If a nonacademic offer is close to academic pay in the same city, the data strongly suggest you can do better. The market usually pays a clear premium for nonacademic work; if it does not, that is a signal.


9. Key Takeaways by Practice Setting

To compress the entire landscape:

  • Pure academic: lowest starting salaries, typically 20–40% below nonacademic equivalents. Main “compensation” is research, teaching, prestige, and subspecialty depth.
  • Nonacademic hospital-employed: stable, moderate-to-good starting salaries; typical range for new grads ~ $260,000–$380,000 base depending on field; ceiling may be limited.
  • Private practice groups: higher starting guarantees (often $300,000–$500,000) and massive upside with partnership in many procedural specialties; more variability, more risk.
  • Large corporate groups: good starting pay, standardized structures, less upside than true independent partnership but more than some hospital-employed.
  • Locums/travel: often highest per-hour rates; total comp easily 30–60% above conventional roles if you work full-time equivalents; offset by volatility and weaker benefits.

The data do not say one path is universally “best.” They say that pretending all settings pay roughly the same is financially naïve, and that a new attending who treats starting salary as a fixed number rather than a negotiable, market-driven variable is simply donating income back to the system.


FAQ (5 Questions)

1. What is a realistic national “average” starting salary for new attendings across all specialties?
If you force a single number, recent composite data put the national starting base for new attendings roughly in the $260,000–$340,000 range. But that number is almost worthless without specifying specialty and setting. A new outpatient pediatrician in an academic center might start near $190,000–$210,000, while a new anesthesiologist in a nonacademic group might start at $400,000–$500,000. Use that “average” only as a very rough sanity check, not a target.

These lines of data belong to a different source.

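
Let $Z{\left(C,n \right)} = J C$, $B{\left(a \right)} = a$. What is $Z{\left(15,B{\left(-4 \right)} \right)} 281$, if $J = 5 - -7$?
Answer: $50580$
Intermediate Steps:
$J = 12$ ($J = 5 + 7 = 12$)
$Z{\left(C,n \right)} = 12 C$
$Z{\left(15,B{\left(-4 \right)} \right)} 281 = 12 \cdot 15 \cdot 281 = 180 \cdot 281 = 50580$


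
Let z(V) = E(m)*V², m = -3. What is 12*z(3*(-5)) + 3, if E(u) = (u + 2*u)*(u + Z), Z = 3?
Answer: 3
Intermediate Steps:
E(u) = 3*u*(3 + u) (E(u) = (u + 2*u)*(u + 3) = (3*u)*(3 + u) = 3*u*(3 + u))
z(V) = 0 (z(V) = (3*(-3)*(3 - 3))*V² = (3*(-3)*0)*V² = 0*V² = 0)
12*z(3*(-5)) + 3 = 12*0 + 3 = 0 + 3 = 3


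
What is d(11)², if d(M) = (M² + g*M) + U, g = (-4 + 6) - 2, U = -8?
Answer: 12769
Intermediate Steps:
g = 0 (g = 2 - 2 = 0)
d(M) = -8 + M² (d(M) = (M² + 0*M) - 8 = (M² + 0) - 8 = M² - 8 = -8 + M²)
d(11)² = (-8 + 11²)² = (-8 + 121)² = 113² = 12769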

2. How much more does nonacademic practice usually pay compared with academics for the same specialty?
In most large datasets, the gap for early-career physicians in the same specialty and region runs around 25–35% higher total compensation outside academics, sometimes more. For example, an academic general internist in a coastal city might start at $210,000 while a community IM role in the same metro is offering $270,000–$300,000. In procedural specialties and hospital-based fields, it is not unusual for nonacademic offers to exceed academic ones by $100,000+ per year.

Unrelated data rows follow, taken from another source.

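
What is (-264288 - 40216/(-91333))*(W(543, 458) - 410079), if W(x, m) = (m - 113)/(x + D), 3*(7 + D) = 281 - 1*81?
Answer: 203370109032939447/1876478 ≈ 1.0838e+11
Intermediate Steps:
D = 179/3 (D = -7 + (281 - 1*81)/3 = -7 + (281 - 81)/3 = -7 + (⅓)*200 = -7 + 200/3 = 179/3 ≈ 59.667)
W(x, m) = (-113 + m)/(179/3 + x) (W(x, m) = (m - 113)/(x + 179/3) = (-113 + m)/(179/3 + x))
(-264288 - 40216/(-91333))*(W(543, 458) - 410079) = (-264288 - 40216/(-91333))*(3*(-113 + 458)/(179 + 3*543) - 410079) = (-264288 - 40216*(-1/91333))*(3*345/(179 + 1629) - 410079) = (-264288 + 3656/8303)*(3*345/1808 - 410079) = -2194379608*(3*(1/1808)*345 - 410079)/8303 = -2194379608*(1035/1808 - 410079)/8303 = -2194379608/8303*(-741421797/1808) = 203370109032939447/1876478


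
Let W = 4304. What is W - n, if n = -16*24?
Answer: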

3. Are sign-on bonuses and loan repayment actually meaningful, or are they just recruiting tricks?
They are meaningful, but you must discount them correctly. A $50,000 sign-on bonus paid over three years with a clawback is essentially $16,000–$17,000 per year before taxes—not life-changing next to a $40,000 difference in base salary every year. Loan repayment of $20,000–$40,000 per year is more substantial, especially if you are aggressively paying down debt. Still, you should not let a large-looking bonus distract you from a chronically lower base.

4. Does starting in a lower-paying academic job permanently cap my earning potential?
Not inherently. Many physicians move from academic to nonacademic roles after a few years and see substantial income jumps. However, the opportunity cost is real: three to five years earning $70,000–$120,000 less per year than market alternatives adds up. If your long-term goal is research-heavy or fellowship-director-type work, the tradeoff can be rational. If your only reason for staying academic is inertia or fear of private practice, the data argue you are paying a steep premium for that comfort.

5. How much can I realistically negotiate as a new attending?
For most nonacademic roles, moving base salary by 5–15% via negotiation is very common if you have competing offers or strong local demand. Academic centers are more rigid; you might only get small bumps, extra protected time, or better non-cash terms. The biggest gains often come from stepping back and changing some dimension of the job—region, practice setting, rural vs urban—rather than squeezing an existing offer. From a data perspective, switching from academic to nonacademic, or from urban coastal to midwestern community, has a much larger financial effect than pushing an offer up by $10,000–$20,000.